Wieder schien sich die Zeit zu dehnen, wurden aus Sekunden scheinbar Stunden und war es dem Mädchen unmöglich davon zu laufen. Wieder rauschte das Blut in ihren Ohren, begann ihr Herz zu rasen und ihr Körper unruhig zu kribbeln, während ihr mit unumstößlicher Sicherheit klar wurde, dass sie das Tier nur würde berühren müssen, um es aufzuhalten.
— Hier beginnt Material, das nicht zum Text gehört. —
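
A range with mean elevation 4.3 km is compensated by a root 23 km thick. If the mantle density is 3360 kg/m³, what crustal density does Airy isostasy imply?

2830 kg/m³

ρ_c h = (ρ_m − ρ_c) r → ρ_c (h + r) = ρ_m r → ρ_c = ρ_m r / (h + r).
ρ_c = 3360 × 23 km / (4.3 km + 23 km) = 2830 kg/m³.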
Wenn Leben und Tod ungehindert aufeinander trafen, würden sie sich gegenseitig aufheben, auf ewig zwischen Sein und Nichtsein verharren, zwischen Ende und Neubeginn.
 

Inochiyume wusste nicht, woher sie diese Gewissheit nahm, noch hatte sie eine Erklärung für die dreiste Anmaßung, dass ausgerechnet sie diejenige wäre, der es gelingen würde den Tod aufzuhalten.
 

Es war auch keine Zeit für solche Erklärungen, denn die Pferdekatze war beinahe heran und das Mädchen hatte bereits eine Hand gehoben, um in das Fell des Wesens zu greifen, als urplötzlich ein weiterer riesiger, silbrig rauchgrauer Schemen heranjagte, sich im Hals der schlohweißen Pferdekatze verbiss und im nächsten Moment ein gnadenloser Kampf zwischen den beiden Giganten entbrannte.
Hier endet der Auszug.